THE last interview given by legendary Welsh socialist Ray Davies will be broadcast tonight in a documentary about the 1984-85 miners’ strike.
The colourful Labour councillor, peace campaigner and prolific correspondent to the Morning Star’s letters page died aged 85 on May 7.
But in March he spoke to the makers of the Streic y Glowyr (miners’ strike) programme, which will be shown on Welsh-language station S4C (with English subtitles) at 9.30pm.
They found “Red Ray” on top form, taking aim at the Tories for their war on the Welsh coalfield communities.
In the interview Mr Davies dispelled the myth that then-PM Margaret Thatcher closed the mining industry because it was unsustainable.
“She absolutely hated the miners,” he remembered.

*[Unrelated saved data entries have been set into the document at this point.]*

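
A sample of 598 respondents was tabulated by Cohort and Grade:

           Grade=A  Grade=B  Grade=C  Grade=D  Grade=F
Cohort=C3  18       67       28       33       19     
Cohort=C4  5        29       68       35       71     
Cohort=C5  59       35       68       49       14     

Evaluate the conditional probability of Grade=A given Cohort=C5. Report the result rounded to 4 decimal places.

Total with Cohort=C5: 59 + 35 + 68 + 49 + 14 = 225.
P(Grade=A | Cohort=C5) = 59/225 = 0.2622.

0.2622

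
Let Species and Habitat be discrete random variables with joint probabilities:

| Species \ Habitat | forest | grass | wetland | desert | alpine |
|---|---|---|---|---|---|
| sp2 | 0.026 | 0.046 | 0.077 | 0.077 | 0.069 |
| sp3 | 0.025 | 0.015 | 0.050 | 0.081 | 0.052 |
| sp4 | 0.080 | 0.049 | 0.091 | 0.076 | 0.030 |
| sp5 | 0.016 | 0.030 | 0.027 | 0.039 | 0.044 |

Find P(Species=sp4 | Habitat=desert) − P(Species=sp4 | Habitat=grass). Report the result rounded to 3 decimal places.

-0.072

P(Habitat=desert) = 0.077 + 0.081 + 0.076 + 0.039 = 0.273; P(Species=sp4 | Habitat=desert) = 0.076/0.273 = 0.2784.
P(Habitat=grass) = 0.046 + 0.015 + 0.049 + 0.030 = 0.140; P(Species=sp4 | Habitat=grass) = 0.049/0.140 = 0.3500.
Difference = -0.072.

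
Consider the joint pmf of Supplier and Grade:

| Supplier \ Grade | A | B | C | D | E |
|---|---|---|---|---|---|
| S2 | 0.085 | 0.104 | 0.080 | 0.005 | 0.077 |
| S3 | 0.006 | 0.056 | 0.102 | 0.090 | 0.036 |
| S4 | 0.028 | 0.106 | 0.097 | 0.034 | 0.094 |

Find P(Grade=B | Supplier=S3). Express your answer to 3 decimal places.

0.193

P(Supplier=S3) = 0.006 + 0.056 + 0.102 + 0.090 + 0.036 = 0.290.
P(Grade=B | Supplier=S3) = 0.056/0.290 = 0.193.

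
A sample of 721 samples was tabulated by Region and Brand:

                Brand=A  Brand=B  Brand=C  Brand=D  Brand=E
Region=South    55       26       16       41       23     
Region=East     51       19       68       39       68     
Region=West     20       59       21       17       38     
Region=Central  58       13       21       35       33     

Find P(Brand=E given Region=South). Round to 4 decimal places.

0.1429

Total with Region=South: 55 + 26 + 16 + 41 + 23 = 161.
P(Brand=E | Region=South) = 23/161 = 0.1429.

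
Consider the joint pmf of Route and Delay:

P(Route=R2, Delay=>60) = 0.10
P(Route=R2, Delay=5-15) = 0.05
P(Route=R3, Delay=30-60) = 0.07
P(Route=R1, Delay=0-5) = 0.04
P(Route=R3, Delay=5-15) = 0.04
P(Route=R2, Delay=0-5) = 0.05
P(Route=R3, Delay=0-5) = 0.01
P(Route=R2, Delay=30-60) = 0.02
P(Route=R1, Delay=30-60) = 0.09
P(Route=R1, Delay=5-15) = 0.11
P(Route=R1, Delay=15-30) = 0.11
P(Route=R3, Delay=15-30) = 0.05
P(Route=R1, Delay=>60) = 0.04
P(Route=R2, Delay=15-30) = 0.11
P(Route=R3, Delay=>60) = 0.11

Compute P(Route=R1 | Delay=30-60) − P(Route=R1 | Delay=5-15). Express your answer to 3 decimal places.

P(Delay=30-60) = 0.09 + 0.02 + 0.07 = 0.18; P(Route=R1 | Delay=30-60) = 0.09/0.18 = 0.5000.
P(Delay=5-15) = 0.11 + 0.05 + 0.04 = 0.20; P(Route=R1 | Delay=5-15) = 0.11/0.20 = 0.5500.
Difference = -0.050.

-0.050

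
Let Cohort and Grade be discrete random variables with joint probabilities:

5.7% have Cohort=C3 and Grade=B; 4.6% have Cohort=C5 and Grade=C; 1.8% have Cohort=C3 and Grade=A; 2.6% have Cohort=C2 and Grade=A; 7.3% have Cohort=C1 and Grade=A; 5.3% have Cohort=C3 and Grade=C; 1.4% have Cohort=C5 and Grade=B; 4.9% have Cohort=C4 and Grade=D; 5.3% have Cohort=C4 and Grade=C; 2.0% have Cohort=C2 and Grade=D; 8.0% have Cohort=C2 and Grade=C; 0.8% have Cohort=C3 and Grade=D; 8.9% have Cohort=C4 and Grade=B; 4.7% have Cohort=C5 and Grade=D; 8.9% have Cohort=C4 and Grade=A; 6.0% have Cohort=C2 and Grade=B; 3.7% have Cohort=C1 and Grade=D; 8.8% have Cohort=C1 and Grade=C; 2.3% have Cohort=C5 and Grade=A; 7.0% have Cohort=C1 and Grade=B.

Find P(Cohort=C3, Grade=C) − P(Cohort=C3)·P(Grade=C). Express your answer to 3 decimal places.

0.009

P(Cohort=C3) = 0.018 + 0.057 + 0.053 + 0.008 = 0.136.
P(Grade=C) = 0.088 + 0.080 + 0.053 + 0.053 + 0.046 = 0.320.
P(Cohort=C3, Grade=C) − P(Cohort=C3)P(Grade=C) = 0.053 − 0.136×0.320 = 0.009.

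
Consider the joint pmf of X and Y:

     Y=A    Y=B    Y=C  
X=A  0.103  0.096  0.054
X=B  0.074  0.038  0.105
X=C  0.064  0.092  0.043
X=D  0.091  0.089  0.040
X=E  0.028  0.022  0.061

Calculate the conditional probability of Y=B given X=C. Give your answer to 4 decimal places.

0.4623

P(X=C) = 0.064 + 0.092 + 0.043 = 0.199.
P(Y=B | X=C) = 0.092/0.199 = 0.4623.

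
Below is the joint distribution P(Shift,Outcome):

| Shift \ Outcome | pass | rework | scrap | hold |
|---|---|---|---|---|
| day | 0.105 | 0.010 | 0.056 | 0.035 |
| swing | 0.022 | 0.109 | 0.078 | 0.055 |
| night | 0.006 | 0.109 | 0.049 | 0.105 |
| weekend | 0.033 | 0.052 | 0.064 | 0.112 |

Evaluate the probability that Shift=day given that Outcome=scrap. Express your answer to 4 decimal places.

0.2267

P(Outcome=scrap) = 0.056 + 0.078 + 0.049 + 0.064 = 0.247.
P(Shift=day | Outcome=scrap) = 0.056/0.247 = 0.2267.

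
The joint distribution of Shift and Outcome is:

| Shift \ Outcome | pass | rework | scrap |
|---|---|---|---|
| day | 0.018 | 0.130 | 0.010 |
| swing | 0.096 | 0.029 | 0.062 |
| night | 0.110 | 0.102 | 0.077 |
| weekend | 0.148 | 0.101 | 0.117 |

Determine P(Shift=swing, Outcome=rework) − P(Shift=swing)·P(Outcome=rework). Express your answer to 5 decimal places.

P(Shift=swing) = 0.096 + 0.029 + 0.062 = 0.187.
P(Outcome=rework) = 0.130 + 0.029 + 0.102 + 0.101 = 0.362.
P(Shift=swing, Outcome=rework) − P(Shift=swing)P(Outcome=rework) = 0.029 − 0.187×0.362 = -0.03869.

-0.03869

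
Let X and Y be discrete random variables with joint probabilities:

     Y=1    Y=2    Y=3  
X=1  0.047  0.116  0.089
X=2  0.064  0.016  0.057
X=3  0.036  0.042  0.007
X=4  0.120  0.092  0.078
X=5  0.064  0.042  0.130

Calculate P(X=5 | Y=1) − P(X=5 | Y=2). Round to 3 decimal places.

0.057

P(Y=1) = 0.047 + 0.064 + 0.036 + 0.120 + 0.064 = 0.331; P(X=5 | Y=1) = 0.064/0.331 = 0.1934.
P(Y=2) = 0.116 + 0.016 + 0.042 + 0.092 + 0.042 = 0.308; P(X=5 | Y=2) = 0.042/0.308 = 0.1364.
Difference = 0.057.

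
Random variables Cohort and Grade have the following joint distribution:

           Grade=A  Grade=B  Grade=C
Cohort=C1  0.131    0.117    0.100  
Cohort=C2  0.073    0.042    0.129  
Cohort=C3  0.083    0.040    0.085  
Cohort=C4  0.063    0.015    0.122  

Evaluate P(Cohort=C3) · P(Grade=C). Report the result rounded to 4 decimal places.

P(Cohort=C3) = 0.083 + 0.040 + 0.085 = 0.208.
P(Grade=C) = 0.100 + 0.129 + 0.085 + 0.122 = 0.436.
Product: 0.208 × 0.436 = 0.0907.

0.0907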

“She knew that she could have negotiated a way out because she knew that the miners, they thrived on negotiating and they could have come to a compromise and we could have had a decent coal industry today.”
And he said: “If Thatcher and the government had just invested the amount of money they gave those police and to police the strike and ploughed it into the coalfield, the world and Britain and the valleys would be a better place to live in today.”
The programme comes ahead of an event to remember Mr Davies’s life at the Temple of Peace in Cardiff on Saturday.
Tributes will be read by actor Michael Sheen, Labour leadership candidate Jeremy Corbyn and miners’ historian and former Labour MP Hywel Francis.